David Allen McKenzie, Jr., 41, a former resident of Deer Park, Spokane and Pullman — with legions of friends — ended his life on Oct. 20, 2014, when he walked in front of a commuter train in Encinitas, Calif., not far from his new home in Oceanside. He was a 1991 graduate of Deer Park High School.
Despite his almost-constant smile and emphasis on upbeat support for others, Dave had an underside he didn’t widely share. He battled depression and a nutritional digestive disorder. He also was a recovering alcoholic with 14 years of sobriety. Compounding those issues, he struggled with the recent losses of his maternal grandmother, his father, David McKenzie Sr., and a police officer-friend who also battled depression and took his life.
Dave and his life-companion, Betsy DeHaas, and their beloved cat, “Princess V,” moved to Oceanside in 2013 so she could pursue a career in teaching Spanish after earning her master’s degree at Washington State University.

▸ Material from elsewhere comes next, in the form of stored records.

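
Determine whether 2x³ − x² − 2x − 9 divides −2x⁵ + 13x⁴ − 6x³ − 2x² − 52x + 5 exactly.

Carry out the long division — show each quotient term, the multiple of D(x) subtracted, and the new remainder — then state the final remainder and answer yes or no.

R(x) = −4, so D(x) is not a factor of P(x). no

Step 1: lead(−2x⁵ + 13x⁴ − 6x³ − 2x² − 52x + 5) ÷ lead(D) = −2x⁵ ÷ 2x³ = −x². Subtract (−x²)·D = −2x⁵ + x⁴ + 2x³ + 9x². Remainder: 12x⁴ − 8x³ − 11x² − 52x + 5.
Step 2: lead(12x⁴ − 8x³ − 11x² − 52x + 5) ÷ lead(D) = 12x⁴ ÷ 2x³ = 6x. Subtract (6x)·D = 12x⁴ − 6x³ − 12x² − 54x. Remainder: −2x³ + x² + 2x + 5.
Step 3: lead(−2x³ + x² + 2x + 5) ÷ lead(D) = −2x³ ÷ 2x³ = −1. Subtract (−1)·D = −2x³ + x² + 2x + 9. Remainder: −4.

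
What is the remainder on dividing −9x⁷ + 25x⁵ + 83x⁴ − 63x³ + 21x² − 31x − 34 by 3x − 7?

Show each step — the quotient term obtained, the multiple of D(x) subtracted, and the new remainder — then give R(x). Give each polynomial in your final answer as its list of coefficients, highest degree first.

R = [8]

Step 1: lead(−9x⁷ + 25x⁵ + 83x⁴ − 63x³ + 21x² − 31x − 34) ÷ lead(D) = −9x⁷ ÷ 3x = −3x⁶. Subtract (−3x⁶)·D = −9x⁷ + 21x⁶. Remainder: −21x⁶ + 25x⁵ + 83x⁴ − 63x³ + 21x² − 31x − 34.
Step 2: lead(−21x⁶ + 25x⁵ + 83x⁴ − 63x³ + 21x² − 31x − 34) ÷ lead(D) = −21x⁶ ÷ 3x = −7x⁵. Subtract (−7x⁵)·D = −21x⁶ + 49x⁵. Remainder: −24x⁵ + 83x⁴ − 63x³ + 21x² − 31x − 34.
Step 3: lead(−24x⁵ + 83x⁴ − 63x³ + 21x² − 31x − 34) ÷ lead(D) = −24x⁵ ÷ 3x = −8x⁴. Subtract (−8x⁴)·D = −24x⁵ + 56x⁴. Remainder: 27x⁴ − 63x³ + 21x² − 31x − 34.
Step 4: lead(27x⁴ − 63x³ + 21x² − 31x − 34) ÷ lead(D) = 27x⁴ ÷ 3x = 9x³. Subtract (9x³)·D = 27x⁴ − 63x³. Remainder: 21x² − 31x − 34.
Step 5: lead(21x² − 31x − 34) ÷ lead(D) = 21x² ÷ 3x = 7x. Subtract (7x)·D = 21x² − 49x. Remainder: 18x − 34.
Step 6: lead(18x − 34) ÷ lead(D) = 18x ÷ 3x = 6. Subtract (6)·D = 18x − 42. Remainder: 8.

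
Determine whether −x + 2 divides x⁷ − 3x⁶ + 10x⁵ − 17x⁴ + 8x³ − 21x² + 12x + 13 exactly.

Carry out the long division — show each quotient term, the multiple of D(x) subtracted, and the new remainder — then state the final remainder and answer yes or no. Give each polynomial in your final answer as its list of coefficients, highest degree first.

Step 1: lead(x⁷ − 3x⁶ + 10x⁵ − 17x⁴ + 8x³ − 21x² + 12x + 13) ÷ lead(D) = x⁷ ÷ −x = −x⁶. Subtract (−x⁶)·D = x⁷ − 2x⁶. Remainder: −x⁶ + 10x⁵ − 17x⁴ + 8x³ − 21x² + 12x + 13.
Step 2: lead(−x⁶ + 10x⁵ − 17x⁴ + 8x³ − 21x² + 12x + 13) ÷ lead(D) = −x⁶ ÷ −x = x⁵. Subtract (x⁵)·D = −x⁶ + 2x⁵. Remainder: 8x⁵ − 17x⁴ + 8x³ − 21x² + 12x + 13.
Step 3: lead(8x⁵ − 17x⁴ + 8x³ − 21x² + 12x + 13) ÷ lead(D) = 8x⁵ ÷ −x = −8x⁴. Subtract (−8x⁴)·D = 8x⁵ − 16x⁴. Remainder: −x⁴ + 8x³ − 21x² + 12x + 13.
Step 4: lead(−x⁴ + 8x³ − 21x² + 12x + 13) ÷ lead(D) = −x⁴ ÷ −x = x³. Subtract (x³)·D = −x⁴ + 2x³. Remainder: 6x³ − 21x² + 12x + 13.
Step 5: lead(6x³ − 21x² + 12x + 13) ÷ lead(D) = 6x³ ÷ −x = −6x². Subtract (−6x²)·D = 6x³ − 12x². Remainder: −9x² + 12x + 13.
Step 6: lead(−9x² + 12x + 13) ÷ lead(D) = −9x² ÷ −x = 9x. Subtract (9x)·D = −9x² + 18x. Remainder: −6x + 13.
Step 7: lead(−6x + 13) ÷ lead(D) = −6x ÷ −x = 6. Subtract (6)·D = −6x + 12. Remainder: 1.

R = [1], so D(x) is not a factor of P(x). no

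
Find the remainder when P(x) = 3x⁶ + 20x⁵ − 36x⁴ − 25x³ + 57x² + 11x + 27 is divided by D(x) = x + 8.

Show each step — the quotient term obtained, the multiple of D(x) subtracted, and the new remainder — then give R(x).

Step 1: lead(3x⁶ + 20x⁵ − 36x⁴ − 25x³ + 57x² + 11x + 27) ÷ lead(D) = 3x⁶ ÷ x = 3x⁵. Subtract (3x⁵)·D = 3x⁶ + 24x⁵. Remainder: −4x⁵ − 36x⁴ − 25x³ + 57x² + 11x + 27.
Step 2: lead(−4x⁵ − 36x⁴ − 25x³ + 57x² + 11x + 27) ÷ lead(D) = −4x⁵ ÷ x = −4x⁴. Subtract (−4x⁴)·D = −4x⁵ − 32x⁴. Remainder: −4x⁴ − 25x³ + 57x² + 11x + 27.
Step 3: lead(−4x⁴ − 25x³ + 57x² + 11x + 27) ÷ lead(D) = −4x⁴ ÷ x = −4x³. Subtract (−4x³)·D = −4x⁴ − 32x³. Remainder: 7x³ + 57x² + 11x + 27.
Step 4: lead(7x³ + 57x² + 11x + 27) ÷ lead(D) = 7x³ ÷ x = 7x². Subtract (7x²)·D = 7x³ + 56x². Remainder: x² + 11x + 27.
Step 5: lead(x² + 11x + 27) ÷ lead(D) = x² ÷ x = x. Subtract (x)·D = x² + 8x. Remainder: 3x + 27.
Step 6: lead(3x + 27) ÷ lead(D) = 3x ÷ x = 3. Subtract (3)·D = 3x + 24. Remainder: 3.

R(x) = 3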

At the time of his death, he was studying to be a gemologist while working at a pawn shop. Those who met Dave knew he was a natural salesman — someone who could easily talk with strangers or old friends. Like his late father, DJ loved wearing neckties, a practice he began in junior high.
While living in Spokane, Dave was an instructor for the NxLevel Education Foundation and served two years as president of the Spokane chapter of SCORE. He was also committed to serving through both the Spokane and Spokane Valley chambers of commerce and served on the board of St. Joseph’s Family Center.
Dave loved muscle cars, redheads, business and all things techie.
He will be terribly missed by many, including survivors, his beloved, Betsy, in Oceanside; his mother, Neta McKenzie, of Spokane; brothers, Bruce Rapp, of Liberty Lake, Wash., and Brian McKenzie, his wife, Shanna, and their daughter, Kira, all of Spokane.
A service was held in Oceanside. A second service will be held at 2 p.m. on Nov. 8, at Westminster United Church of Christ, 411 S. Washington, in Spokane. His mother says, “Bring your cars if you can, and everybody please wear a tie.”
A Dave McKenzie Memorial Fund at Wells Fargo Bank will forward donations to his favorite charities.
His companion, Betsy, leaves this message: “While many may question the selfishness of his choice, I encourage you to look beyond, seek eternal perspective and your own personal closure.”